Apple Tart with tahitian vanilla gelato and caramel sauce
Apple Tart with tahitian vanilla gelato and caramel sauce [$7.50]
The apple tart, fortunately, was a huge step up from the cake. The pastry itself had a lovely texture, dense yet supple, with a nice layering of crisp apple slices. The vanilla gelato, meanwhile, was an expected, but effective accompaniment.

Fresh Berry Wonton with poached pear and yuzu custard
Fresh Berry Wonton with poached pear and yuzu custard [$7.50]
We ended with Shiro's signature dessert, a holdover from his original restaurant. I wasn't in love with it, finding the yuzu a bit too sour. It just didn't come together for me.

I was a bit wary going into this meal (especially given my subpar experience at Shiro), but I can safely say that Orris exceeded my expectations. Save for a few missteps and some trite desserts, preparations were totally on point--just complex enough--with great, bold flavors and the perfect amount of fusion-y spin. Hopefully it won't be five years until my next visit!

Orris Interior

6 Comments:

Anonymous Darin said...

Looks like some good stuff here! I think Orris is one of those places that is easily overlooked.

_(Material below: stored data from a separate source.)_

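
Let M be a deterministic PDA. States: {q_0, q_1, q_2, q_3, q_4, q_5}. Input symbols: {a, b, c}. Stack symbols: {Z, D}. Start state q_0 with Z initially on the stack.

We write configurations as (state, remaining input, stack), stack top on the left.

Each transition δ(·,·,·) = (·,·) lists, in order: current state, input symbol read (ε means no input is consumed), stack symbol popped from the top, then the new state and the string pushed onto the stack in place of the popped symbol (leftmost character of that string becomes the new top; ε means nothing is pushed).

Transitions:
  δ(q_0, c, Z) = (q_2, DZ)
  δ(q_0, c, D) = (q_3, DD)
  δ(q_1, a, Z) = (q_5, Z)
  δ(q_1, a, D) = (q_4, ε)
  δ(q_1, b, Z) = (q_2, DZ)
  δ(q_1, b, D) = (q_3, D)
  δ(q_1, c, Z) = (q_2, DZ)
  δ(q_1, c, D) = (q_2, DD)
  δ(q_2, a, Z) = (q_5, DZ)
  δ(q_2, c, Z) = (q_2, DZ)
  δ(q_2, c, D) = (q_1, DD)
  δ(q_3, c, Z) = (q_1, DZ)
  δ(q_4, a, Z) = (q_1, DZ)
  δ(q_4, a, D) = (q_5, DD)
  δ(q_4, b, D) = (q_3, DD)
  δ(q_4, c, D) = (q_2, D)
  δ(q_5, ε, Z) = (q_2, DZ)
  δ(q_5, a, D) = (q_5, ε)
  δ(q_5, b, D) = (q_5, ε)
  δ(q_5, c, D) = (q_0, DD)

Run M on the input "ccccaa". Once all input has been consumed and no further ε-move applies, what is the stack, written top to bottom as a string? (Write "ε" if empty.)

DDDDZ

(q_0, ccccaa, Z)
  read c, top Z: go to q_2, push DZ → (q_2, cccaa, DZ)
  read c, top D: go to q_1, push DD → (q_1, ccaa, DDZ)
  read c, top D: go to q_2, push DD → (q_2, caa, DDDZ)
  read c, top D: go to q_1, push DD → (q_1, aa, DDDDZ)
  read a, top D: go to q_4, push ε → (q_4, a, DDDZ)
  read a, top D: go to q_5, push DD → (q_5, ε, DDDDZ)
All input consumed in state q_5 with stack DDDDZ.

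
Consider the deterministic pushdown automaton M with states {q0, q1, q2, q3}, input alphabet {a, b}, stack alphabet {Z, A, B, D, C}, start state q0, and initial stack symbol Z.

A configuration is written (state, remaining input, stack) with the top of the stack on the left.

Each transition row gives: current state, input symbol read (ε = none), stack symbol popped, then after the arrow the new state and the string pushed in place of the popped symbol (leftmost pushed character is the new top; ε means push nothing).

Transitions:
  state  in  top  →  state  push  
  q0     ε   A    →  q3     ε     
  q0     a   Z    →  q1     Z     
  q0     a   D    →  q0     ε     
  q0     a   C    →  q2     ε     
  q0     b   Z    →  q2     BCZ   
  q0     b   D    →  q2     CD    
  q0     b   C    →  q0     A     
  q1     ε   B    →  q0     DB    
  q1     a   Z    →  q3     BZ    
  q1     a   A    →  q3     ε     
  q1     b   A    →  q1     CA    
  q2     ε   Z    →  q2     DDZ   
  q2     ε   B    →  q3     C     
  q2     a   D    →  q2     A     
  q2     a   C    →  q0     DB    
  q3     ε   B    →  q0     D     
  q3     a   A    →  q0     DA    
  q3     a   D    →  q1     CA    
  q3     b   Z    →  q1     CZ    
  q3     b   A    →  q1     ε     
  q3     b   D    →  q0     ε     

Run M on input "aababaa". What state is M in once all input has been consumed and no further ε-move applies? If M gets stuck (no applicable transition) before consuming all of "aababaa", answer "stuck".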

Friday, March 04, 2011 8:31:00 AM  
Blogger Charlie Fu said...

this place looks 1000x better than Shiro in So. Pas. Shiro's food looks tired and tastes tired. Fortunately they are in Pasadena where almost every restaurant (outside of the Raymond/Royce) thinks "high end" means a meat, veggies with a wine reduction sauce.

Friday, March 04, 2011 9:12:00 AM  
Anonymous Anonymous said...

I was a regular here for years(before I moved to Ventura) and it never disappointed. Only complaint is that the tables are toooo close together and are small themselves. I always sit at the bar which makes for a better dining experience.

Did not see the grilled romaine on the menu. One of their best dishes. Did they take it off?

Friday, March 04, 2011 2:23:00 PM  
Blogger kevinEats said...

Darin: Yeah it's a nice place, but sort of keeps a low profile. Hell I didn't even think to go until I had to come up with a reasonably-priced restaurant not too far from UCLA.

Charlie: That was my sentiment concerning Shiro as well. Perhaps Yamashiro is focusing his efforts here now.

Anon: Totally agree about the spacing--I was way too close to the person table beside me. Interestingly, the bar was surprisingly empty though. I'm familiar with the hearts of romaine dish, but it was curiously absent from the menu.

Saturday, March 05, 2011 1:25:00 AM  
Blogger dj said...

that snapper dish looks pretty legit, how is his other restaurant doing?

Sunday, March 06, 2011 9:49:00 PM  
Blogger kevinEats said...

It was totally legit. As for how Shiro's doing, I imagine it's getting by. The food there may be tired, but so are diners in Pasadena!